Richard recommends doing something physical outside of your career and I think that’s a fine idea.  In my case, I picked up practical shooting several years ago and it’s a nice way to get some physical activity when I shoot matches periodically throughout the month or when I’m doing dry fire practice at home.  There is very little digital involved with practical shooting beyond the scoring technology.  Pistols are basically springs, levers, and chemistry coming together in a small package that is deceptively hard to excel at when the buzzer goes off. I shoot better and understand firearms much better now than I ever did when I was a police officer. 

I’ve also picked up amateur ornithology now that I’ve found myself living in Florida.  Birds are a testament to the wonder of God’s creation and we’ve got a bumper crop of different types of bird species here in Florida alone. I enjoying going to our local beaches and see what our various birds and sea life are up to and I’ll post pictures from time to time on my Twitter feed if I get a good picture of video of some seabird doing something interesting.
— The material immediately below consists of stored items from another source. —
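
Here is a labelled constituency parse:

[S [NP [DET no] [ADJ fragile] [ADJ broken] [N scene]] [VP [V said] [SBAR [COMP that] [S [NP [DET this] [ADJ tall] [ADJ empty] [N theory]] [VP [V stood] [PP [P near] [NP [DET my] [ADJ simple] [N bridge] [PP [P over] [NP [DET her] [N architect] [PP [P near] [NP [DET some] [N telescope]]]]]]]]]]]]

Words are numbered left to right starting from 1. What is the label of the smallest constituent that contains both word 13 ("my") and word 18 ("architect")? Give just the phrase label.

Word 13 lies under S → VP → SBAR → S → VP → PP → NP → DET; word 18 lies under S → VP → SBAR → S → VP → PP → NP → PP → NP → N. The lowest shared node is the NP.

NP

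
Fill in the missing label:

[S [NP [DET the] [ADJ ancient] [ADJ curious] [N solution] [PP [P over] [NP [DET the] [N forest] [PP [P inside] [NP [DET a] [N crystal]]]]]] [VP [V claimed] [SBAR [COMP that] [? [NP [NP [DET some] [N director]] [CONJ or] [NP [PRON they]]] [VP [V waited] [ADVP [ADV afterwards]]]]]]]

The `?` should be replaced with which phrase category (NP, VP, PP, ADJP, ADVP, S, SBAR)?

S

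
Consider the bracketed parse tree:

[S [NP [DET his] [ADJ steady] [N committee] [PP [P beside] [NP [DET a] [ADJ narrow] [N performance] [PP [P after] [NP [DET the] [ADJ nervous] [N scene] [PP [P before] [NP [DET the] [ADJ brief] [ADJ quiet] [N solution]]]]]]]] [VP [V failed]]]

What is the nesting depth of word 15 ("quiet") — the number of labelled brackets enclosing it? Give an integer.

9

Path from the root down to the word: S → NP → PP → NP → PP → NP → PP → NP → ADJ. That is 9 enclosing brackets.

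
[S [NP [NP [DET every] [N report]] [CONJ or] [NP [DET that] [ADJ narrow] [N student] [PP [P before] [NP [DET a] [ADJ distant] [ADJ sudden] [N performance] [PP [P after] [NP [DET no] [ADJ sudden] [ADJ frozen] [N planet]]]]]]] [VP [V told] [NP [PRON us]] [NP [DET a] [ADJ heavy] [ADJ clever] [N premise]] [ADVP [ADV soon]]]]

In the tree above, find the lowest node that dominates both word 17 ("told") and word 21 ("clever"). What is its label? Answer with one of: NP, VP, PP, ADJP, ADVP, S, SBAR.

VP

The smallest bracket enclosing both words is [VP told us a heavy clever premise soon], so the label is VP.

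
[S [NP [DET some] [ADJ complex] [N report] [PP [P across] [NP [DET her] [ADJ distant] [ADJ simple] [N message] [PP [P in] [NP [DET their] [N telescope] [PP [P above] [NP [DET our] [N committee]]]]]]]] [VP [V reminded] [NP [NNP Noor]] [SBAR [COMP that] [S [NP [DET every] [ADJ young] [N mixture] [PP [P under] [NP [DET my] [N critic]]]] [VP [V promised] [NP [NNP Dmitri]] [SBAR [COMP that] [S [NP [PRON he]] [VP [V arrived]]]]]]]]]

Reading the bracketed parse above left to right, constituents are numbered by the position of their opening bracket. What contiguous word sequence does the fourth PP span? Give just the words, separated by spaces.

under my critic

The PP opening brackets appear, in order, over: "across her distant simple message in their telescope above our committee"; "in their telescope above our committee"; "above our committee"; "under my critic". The fourth one spans "under my critic".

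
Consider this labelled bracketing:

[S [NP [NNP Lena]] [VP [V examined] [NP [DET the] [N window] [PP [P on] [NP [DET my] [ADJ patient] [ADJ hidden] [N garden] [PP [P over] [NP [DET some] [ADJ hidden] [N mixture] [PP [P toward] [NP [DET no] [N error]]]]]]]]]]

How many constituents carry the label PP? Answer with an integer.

3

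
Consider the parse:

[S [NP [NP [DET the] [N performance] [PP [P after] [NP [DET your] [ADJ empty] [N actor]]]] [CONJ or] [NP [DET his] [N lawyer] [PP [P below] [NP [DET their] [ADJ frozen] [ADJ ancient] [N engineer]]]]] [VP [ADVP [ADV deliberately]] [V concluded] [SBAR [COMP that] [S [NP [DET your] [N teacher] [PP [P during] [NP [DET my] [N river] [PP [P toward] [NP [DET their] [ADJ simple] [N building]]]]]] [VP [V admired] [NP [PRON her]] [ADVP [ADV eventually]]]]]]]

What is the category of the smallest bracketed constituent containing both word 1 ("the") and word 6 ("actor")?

NP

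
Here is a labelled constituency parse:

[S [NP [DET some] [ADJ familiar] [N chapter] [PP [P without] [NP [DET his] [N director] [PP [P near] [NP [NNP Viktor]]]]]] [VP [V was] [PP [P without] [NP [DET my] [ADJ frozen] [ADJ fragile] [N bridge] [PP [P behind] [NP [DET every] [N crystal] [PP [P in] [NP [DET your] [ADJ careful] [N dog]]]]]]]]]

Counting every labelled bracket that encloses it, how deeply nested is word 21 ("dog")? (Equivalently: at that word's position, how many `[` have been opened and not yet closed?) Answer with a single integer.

9

Counting open brackets not yet closed at "dog": [S [VP [PP [NP [PP [NP [PP [NP [N = 9.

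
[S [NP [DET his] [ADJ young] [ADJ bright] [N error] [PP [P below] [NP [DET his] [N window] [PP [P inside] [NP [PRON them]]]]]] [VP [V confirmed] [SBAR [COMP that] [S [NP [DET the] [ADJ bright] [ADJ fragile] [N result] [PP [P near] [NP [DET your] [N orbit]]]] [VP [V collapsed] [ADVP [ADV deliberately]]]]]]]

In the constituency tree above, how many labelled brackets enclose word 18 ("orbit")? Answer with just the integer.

The word sits inside N, which is inside NP, inside PP, inside NP, inside S, inside SBAR, inside VP, inside S — 8 brackets in all.

8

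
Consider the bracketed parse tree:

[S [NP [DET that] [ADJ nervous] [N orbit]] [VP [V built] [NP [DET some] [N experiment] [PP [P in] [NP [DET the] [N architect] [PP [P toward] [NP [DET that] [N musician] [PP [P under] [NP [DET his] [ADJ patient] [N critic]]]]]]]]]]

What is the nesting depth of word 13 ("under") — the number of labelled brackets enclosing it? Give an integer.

Path from the root down to the word: S → VP → NP → PP → NP → PP → NP → PP → P. That is 9 enclosing brackets.

9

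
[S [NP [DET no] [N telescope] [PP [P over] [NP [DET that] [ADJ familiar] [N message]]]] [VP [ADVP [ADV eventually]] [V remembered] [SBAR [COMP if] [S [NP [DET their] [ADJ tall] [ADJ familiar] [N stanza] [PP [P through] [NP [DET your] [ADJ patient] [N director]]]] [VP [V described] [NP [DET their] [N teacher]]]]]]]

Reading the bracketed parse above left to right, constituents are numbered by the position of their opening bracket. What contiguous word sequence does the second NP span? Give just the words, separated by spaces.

In left-to-right order the NP constituents are "no telescope over that familiar message"; "that familiar message"; "their tall familiar stanza through your patient director"; "your patient director"; "their teacher". Number 2 is "that familiar message".

that familiar message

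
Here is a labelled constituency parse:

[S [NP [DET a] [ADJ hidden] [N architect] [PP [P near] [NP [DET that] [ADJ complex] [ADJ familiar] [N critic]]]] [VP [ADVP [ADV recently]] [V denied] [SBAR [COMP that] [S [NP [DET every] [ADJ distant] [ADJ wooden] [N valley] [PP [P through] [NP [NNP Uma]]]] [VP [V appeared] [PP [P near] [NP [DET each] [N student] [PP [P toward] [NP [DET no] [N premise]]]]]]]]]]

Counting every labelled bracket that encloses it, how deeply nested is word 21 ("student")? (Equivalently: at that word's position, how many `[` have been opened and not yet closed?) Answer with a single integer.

The word sits inside N, which is inside NP, inside PP, inside VP, inside S, inside SBAR, inside VP, inside S — 8 brackets in all.

8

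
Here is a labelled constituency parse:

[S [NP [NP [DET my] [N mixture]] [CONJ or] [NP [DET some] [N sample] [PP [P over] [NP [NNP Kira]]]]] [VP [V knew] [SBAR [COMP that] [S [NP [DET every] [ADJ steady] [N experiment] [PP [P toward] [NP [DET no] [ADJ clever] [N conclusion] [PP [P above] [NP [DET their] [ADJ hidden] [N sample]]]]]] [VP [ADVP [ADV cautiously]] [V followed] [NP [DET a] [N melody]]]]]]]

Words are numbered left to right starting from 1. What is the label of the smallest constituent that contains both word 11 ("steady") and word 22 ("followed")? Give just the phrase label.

S

Word 11 lies under S → VP → SBAR → S → NP → ADJ; word 22 lies under S → VP → SBAR → S → VP → V. The lowest shared node is the S.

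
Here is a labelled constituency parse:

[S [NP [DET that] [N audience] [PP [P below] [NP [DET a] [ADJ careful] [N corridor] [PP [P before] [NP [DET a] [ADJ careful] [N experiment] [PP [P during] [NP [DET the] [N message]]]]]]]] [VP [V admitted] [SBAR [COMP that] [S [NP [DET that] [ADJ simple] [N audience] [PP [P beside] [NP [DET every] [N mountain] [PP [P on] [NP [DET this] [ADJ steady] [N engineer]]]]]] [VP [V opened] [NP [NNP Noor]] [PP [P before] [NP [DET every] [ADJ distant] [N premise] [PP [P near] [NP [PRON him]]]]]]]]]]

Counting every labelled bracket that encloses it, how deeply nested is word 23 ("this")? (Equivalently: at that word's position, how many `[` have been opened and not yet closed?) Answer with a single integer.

10

The word sits inside DET, which is inside NP, inside PP, inside NP, inside PP, inside NP, inside S, inside SBAR, inside VP, inside S — 10 brackets in all.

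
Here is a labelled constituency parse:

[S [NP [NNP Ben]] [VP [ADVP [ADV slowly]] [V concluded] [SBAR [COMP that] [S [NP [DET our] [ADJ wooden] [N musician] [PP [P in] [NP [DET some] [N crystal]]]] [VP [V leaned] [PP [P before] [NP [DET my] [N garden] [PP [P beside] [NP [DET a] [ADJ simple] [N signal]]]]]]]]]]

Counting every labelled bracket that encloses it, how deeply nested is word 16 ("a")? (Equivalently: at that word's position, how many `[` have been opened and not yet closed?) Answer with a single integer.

10

The word sits inside DET, which is inside NP, inside PP, inside NP, inside PP, inside VP, inside S, inside SBAR, inside VP, inside S — 10 brackets in all.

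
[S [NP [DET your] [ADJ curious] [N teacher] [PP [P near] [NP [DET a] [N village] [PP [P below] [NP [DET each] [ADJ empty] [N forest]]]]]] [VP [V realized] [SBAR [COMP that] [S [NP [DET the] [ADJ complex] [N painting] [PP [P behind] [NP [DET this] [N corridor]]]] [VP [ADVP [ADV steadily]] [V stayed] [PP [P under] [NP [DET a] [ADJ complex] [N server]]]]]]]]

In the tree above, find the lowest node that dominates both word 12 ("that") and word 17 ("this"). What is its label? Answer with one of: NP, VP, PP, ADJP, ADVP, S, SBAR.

SBAR

Word 12 lies under S → VP → SBAR → COMP; word 17 lies under S → VP → SBAR → S → NP → PP → NP → DET. The lowest shared node is the SBAR.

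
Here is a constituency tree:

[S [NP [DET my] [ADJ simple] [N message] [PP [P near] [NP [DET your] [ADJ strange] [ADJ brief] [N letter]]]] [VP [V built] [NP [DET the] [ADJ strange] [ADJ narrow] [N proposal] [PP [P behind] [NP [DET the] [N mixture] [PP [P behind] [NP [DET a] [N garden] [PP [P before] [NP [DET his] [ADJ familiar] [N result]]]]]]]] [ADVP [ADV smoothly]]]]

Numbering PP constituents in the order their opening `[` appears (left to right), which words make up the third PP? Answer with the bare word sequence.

behind a garden before his familiar result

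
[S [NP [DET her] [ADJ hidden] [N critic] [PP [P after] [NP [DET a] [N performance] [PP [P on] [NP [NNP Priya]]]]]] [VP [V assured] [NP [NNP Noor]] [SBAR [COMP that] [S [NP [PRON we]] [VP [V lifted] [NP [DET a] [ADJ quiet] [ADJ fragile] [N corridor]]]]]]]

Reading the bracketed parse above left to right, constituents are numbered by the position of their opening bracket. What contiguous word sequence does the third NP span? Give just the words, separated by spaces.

The NP opening brackets appear, in order, over: "her hidden critic after a performance on Priya"; "a performance on Priya"; "Priya"; "Noor"; "we"; "a quiet fragile corridor". The third one spans "Priya".

Priya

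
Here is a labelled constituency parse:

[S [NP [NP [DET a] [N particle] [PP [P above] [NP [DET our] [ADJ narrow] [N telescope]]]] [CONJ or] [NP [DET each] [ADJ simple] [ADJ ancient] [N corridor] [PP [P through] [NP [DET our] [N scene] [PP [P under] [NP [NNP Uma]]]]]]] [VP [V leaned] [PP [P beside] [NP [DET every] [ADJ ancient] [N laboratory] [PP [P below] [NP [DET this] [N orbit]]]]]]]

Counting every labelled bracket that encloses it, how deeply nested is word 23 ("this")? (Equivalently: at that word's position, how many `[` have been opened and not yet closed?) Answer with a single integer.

7

The word sits inside DET, which is inside NP, inside PP, inside NP, inside PP, inside VP, inside S — 7 brackets in all.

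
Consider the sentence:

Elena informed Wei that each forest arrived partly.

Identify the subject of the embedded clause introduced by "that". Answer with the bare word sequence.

In the embedded clause introduced by "that" the verb is "arrived"; the NP preceding it, "each forest", is the subject.

each forest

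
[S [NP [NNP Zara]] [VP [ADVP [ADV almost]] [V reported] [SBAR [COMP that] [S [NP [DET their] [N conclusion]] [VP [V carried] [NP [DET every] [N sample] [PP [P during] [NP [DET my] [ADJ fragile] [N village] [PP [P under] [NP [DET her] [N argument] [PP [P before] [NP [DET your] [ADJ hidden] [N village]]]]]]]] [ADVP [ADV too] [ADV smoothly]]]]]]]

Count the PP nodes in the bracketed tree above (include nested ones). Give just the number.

Scanning left to right, an opening `[PP` appears at word positions 10, 14, 17 — 3 in total.

3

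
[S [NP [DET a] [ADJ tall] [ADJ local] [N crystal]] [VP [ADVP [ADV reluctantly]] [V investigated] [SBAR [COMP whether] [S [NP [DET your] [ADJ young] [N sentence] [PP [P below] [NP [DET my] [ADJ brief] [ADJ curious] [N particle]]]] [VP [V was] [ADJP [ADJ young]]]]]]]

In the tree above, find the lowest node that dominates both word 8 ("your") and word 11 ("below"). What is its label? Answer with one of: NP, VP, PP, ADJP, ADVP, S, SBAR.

NP

Word 8 lies under S → VP → SBAR → S → NP → DET; word 11 lies under S → VP → SBAR → S → NP → PP → P. The lowest shared node is the NP.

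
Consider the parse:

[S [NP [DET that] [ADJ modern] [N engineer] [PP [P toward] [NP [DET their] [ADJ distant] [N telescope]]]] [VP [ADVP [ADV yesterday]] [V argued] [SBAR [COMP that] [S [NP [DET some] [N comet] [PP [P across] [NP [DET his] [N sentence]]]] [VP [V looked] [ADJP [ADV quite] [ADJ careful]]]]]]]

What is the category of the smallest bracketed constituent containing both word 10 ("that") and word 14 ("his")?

The smallest bracket enclosing both words is [SBAR that some comet across his sentence looked quite careful], so the label is SBAR.

SBAR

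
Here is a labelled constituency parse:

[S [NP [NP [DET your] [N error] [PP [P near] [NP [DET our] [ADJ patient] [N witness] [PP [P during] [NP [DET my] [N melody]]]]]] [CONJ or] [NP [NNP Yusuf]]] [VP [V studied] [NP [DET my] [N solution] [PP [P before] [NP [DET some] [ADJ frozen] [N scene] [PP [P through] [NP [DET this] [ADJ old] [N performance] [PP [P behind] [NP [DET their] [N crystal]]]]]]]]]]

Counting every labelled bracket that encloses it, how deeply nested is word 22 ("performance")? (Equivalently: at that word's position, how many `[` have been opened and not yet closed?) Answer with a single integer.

8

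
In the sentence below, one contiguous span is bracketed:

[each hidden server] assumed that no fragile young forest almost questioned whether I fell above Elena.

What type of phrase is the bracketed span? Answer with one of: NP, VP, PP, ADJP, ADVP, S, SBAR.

NP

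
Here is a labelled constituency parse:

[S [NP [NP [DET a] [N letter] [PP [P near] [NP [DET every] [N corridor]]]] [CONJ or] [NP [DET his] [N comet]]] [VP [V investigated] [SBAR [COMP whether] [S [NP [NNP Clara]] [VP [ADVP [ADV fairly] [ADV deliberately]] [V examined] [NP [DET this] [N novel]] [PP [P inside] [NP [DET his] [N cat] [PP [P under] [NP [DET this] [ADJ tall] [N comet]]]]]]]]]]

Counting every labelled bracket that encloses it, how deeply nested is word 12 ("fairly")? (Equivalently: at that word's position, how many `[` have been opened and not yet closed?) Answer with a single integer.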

The biggest thing that made a difference my life is my relationship with Christ.  The best stress relief I’ll ever get is attending various services and events at my church.*  I grew up and attended various churches throughout the years, but it was only in recent years when I really started to take my faith seriously and that’s been the most lifechanging hedge against stress and burnout that I’ve ever experienced. It’s allowed me to see my career as something I do rather than something than I am.  One of my favorite Bible verses is Philippians 1:21 (I even have it on my Twitter profile) which says that “For to me, to live is Christ and to die is gain”.  I even have that verse listed on both sleeves of the shooting shirt that I wear to major shooting matches to remind me what the purpose of my life is sanctification (an ongoing struggle since I’m really good at sinning early and often just like everyone else), following His example, and sharing the transforming gospel of Jesus Christ through my words and deeds. 

(*Unfortunately, even though I’m a member of a church centered on Calvinist doctrine, I don’t have a proper Calvinist beard. My facial hair just won’t cooperate to get a proper beard, sadly.)